L’esclave était la propriété complète de son maître qui pouvait en disposer comme du bétail. Les esclaves étaient dénués des droits civiques les plus élémentaires et leurs maîtres pouvaient les tuer impunément. Il est évident que, dans ces conditions, il fallait recourir à la contrainte ouverte pour les obliger à travailler. L’atroce exploitation des esclaves p. 16était la cause de leur rapide usure ; inaptes au travail ils étaient mis à mort. Pour remplacer les morts et pour élargir la production, il fallait un afflux incessant des esclaves. On se les procurait par les guerres, que les États esclavagistes menèrent d’une façon presque ininterrompue.
L’exploitation accentuée des esclaves amena des révoltes dont la plus considérable fut celle dirigée par Spartacus l’an 77 avant notre ère. Mais elles se terminèrent par des défaites.

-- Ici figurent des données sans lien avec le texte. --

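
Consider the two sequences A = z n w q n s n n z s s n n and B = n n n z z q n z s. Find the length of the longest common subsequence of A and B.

6

Backtracking the LCS table gives one alignment: n (A2,B1) → n (A5,B2) → n (A7,B3) → n (A8,B7) → z (A9,B8) → s (A11,B9).
So the longest common subsequence has length 6.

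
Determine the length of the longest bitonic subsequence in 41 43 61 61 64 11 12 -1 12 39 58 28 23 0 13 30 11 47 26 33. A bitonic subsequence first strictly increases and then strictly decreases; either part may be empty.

9

One longest bitonic subsequence is 41, 43, 61, 64, 58, 28, 23, 13, 11 (positions 1,2,3,5,11,12,13,15,17): it rises to 64 then falls. Length 9 is optimal.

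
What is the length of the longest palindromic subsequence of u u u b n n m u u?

Using dp[i][j] = 2 + dp[i+1][j−1] if the ends match, else max(dp[i+1][j], dp[i][j−1]):
dp[1][9] = 6. A witness is uunnuu at positions 1,2,5,6,8,9.

6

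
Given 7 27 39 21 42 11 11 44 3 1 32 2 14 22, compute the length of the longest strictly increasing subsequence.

Scanning left to right, the best length ending at each element is: 7→1, 27→2, 39→3, 21→2, 42→4, 11→2, 11→2, 44→5, 3→1, 1→1, 32→3, 2→2, 14→3, 22→4.
So the longest increasing subsequence has length 5, e.g. 7, 27, 39, 42, 44.

5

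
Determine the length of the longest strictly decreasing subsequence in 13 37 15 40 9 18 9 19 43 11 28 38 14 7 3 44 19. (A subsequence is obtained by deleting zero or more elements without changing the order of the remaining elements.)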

L’esclavage a été une étape nécessaire dans le développement de la société humaine. Dans les conditions de la décomposition de la communauté primitive, l’esclavage est devenu la seule base du développement social.
[…] l’introduction de l’esclavage dans les circonstances d’alors était un grand progrès. C’est un fait établi que l’humanité a commencé par l’animal, et qu’elle a donc eu besoin de moyens barbares, presque animaux, pour se dépêtrer de la barbarie.

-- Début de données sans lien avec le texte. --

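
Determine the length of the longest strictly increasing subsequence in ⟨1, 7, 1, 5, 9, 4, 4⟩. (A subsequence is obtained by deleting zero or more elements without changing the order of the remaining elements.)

Let dp[i] be the longest increasing subsequence ending at position i. Then dp = [1, 2, 1, 2, 3, 2, 2].
The maximum is 3; one witness is 1, 7, 9 at positions 1,2,5.

3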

Le travail manuel était la base de la production. La grande production n’était pas possible sans l’emploi, à une vaste échelle, du travail des esclaves. L’esclavage a rendu possible une division plus grande du travail entre le métier et l’agriculture. Il a permis la construction des grands édifices de l’antiquité, de la navigation et de l’industrie d’extraction. Sans l’esclavage, les sciences et les arts (les mathématiques, la mécanique, l’astronomie, la géographie, la sculpture et les beaux-arts) n’eussent pu atteindre le niveau relativement élevé où ils étaient dans le monde antique.

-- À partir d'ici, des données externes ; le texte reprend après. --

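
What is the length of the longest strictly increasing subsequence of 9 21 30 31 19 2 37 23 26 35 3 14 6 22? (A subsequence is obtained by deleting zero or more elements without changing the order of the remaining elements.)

5

Let dp[i] be the longest increasing subsequence ending at position i. Then dp = [1, 2, 3, 4, 2, 1, 5, 3, 4, 5, 2, 3, 3, 4].
The maximum is 5; one witness is 9, 21, 30, 31, 37 at positions 1,2,3,4,7.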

Le développement des forces productives ne profitait qu’à une poignée d’exploiteurs ; pour la masse des esclaves, il signifiait des souffrances et des privations incroyables. Mais telle est en général la loi du développement des forces productives dans la société divisée en classes.
Comme le fondement de la civilisation est l’exploitation d’une classe par une autre classe, tout son développement se meut dans une contradiction permanente. Chaque progrès de la production marque en même temps un recul dans la situation de la classe opprimée, c’est-à-dire de la grande majorité. Ce qui est pour les uns un bienfait est nécessairement un mal pour les autres, chaque libération nouvelle de l’une des classes est une oppression nouvelle pour une autre classe. p. 17L’introduction du machinisme, dont les effets sont universellement connus aujourd’hui, en fournit la preuve la plus frappante.
L’esclavage a été une forme sociale nécessaire du développement des forces productives à un stade déterminé de l’histoire. Ce développement fut à son tour la cause de la décadence de ce régime.